Spark is built using Apache Maven. To build Spark and its example programs, run:

build/mvn -DskipTests clean package

(You do not need to do this if you downloaded a pre-built package.)

You can build Spark using more than one thread by using the -T option with Maven, see "Parallel builds in Maven 3". More detailed documentation is available from the project site, at "Building Spark".

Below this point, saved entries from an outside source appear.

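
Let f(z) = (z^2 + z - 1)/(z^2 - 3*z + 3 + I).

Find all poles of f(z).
The singularities of f are the zeros of the denominator. Factoring,
  z^2 - 3*z + 3 + I = (z - 2 + I)*(z - 1 - I)
so the candidates are z = 2 - I, z = 1 + I.

Check the numerator P(z) = z^2 + z - 1 at each one:
  P(2 - I) = 4 - 5*I ≠ 0, so z = 2 - I is a (simple) pole.
  P(1 + I) = 3*I ≠ 0, so z = 1 + I is a (simple) pole.

Poles of f: {1 + I, 2 - I}

Final answer: {1 + I, 2 - I}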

For general development tips, including info on developing Spark using an IDE, see "Useful Developer Tools".

Interactive Scala Shell

The easiest way to start using Spark is through the Scala shell:

./bin/spark-shell

Try the following command, which should return 1000:

scala> sc.parallelize(1 to 1000).count()

Interactive Python Shell

Alternatively, if you prefer Python, you can use the Python shell:

./bin/pyspark

And run the following command, which should also return 1000:

>>> sc.parallelize(range(1000)).count()

Example Programs

Spark also comes with several sample programs in the examples directory. To run one of them, use ./bin/run-example <class> [params]. For example:

./bin/run-example SparkPi

will run the Pi example locally.

You can set the MASTER environment variable when running examples to submit examples to a cluster. This can be a mesos:// or spark:// URL, "yarn" to run on YARN, and "local" to run locally with one thread, or "local[N]" to run locally with N threads. You can also use an abbreviated class name if the class is in the examples package. For instance:

MASTER=spark://host:7077 ./bin/run-example SparkPi

Many of the example programs print usage help if no params are given.

Running Tests

Testing first requires building Spark. Once Spark is built, tests can be run using:

./dev/run-tests

Please see the guidance on how to run tests for a module, or individual tests.

A Note About Hadoop Versions

Spark uses the Hadoop core library to talk to HDFS and other Hadoop-supported storage systems. Because the protocols have changed in different versions of Hadoop, you must build Spark against the same version that your cluster runs.

Please refer to the build documentation at "Specifying the Hadoop Version" for detailed guidance on building for a particular distribution of Hadoop, including building for particular Hive and Hive Thriftserver distributions.

Configuration

Please refer to the Configuration Guide in the online documentation for an overview on how to configure Spark.

Contributing

Please review the Contribution to Spark guide for information on how to get started contributing to the project.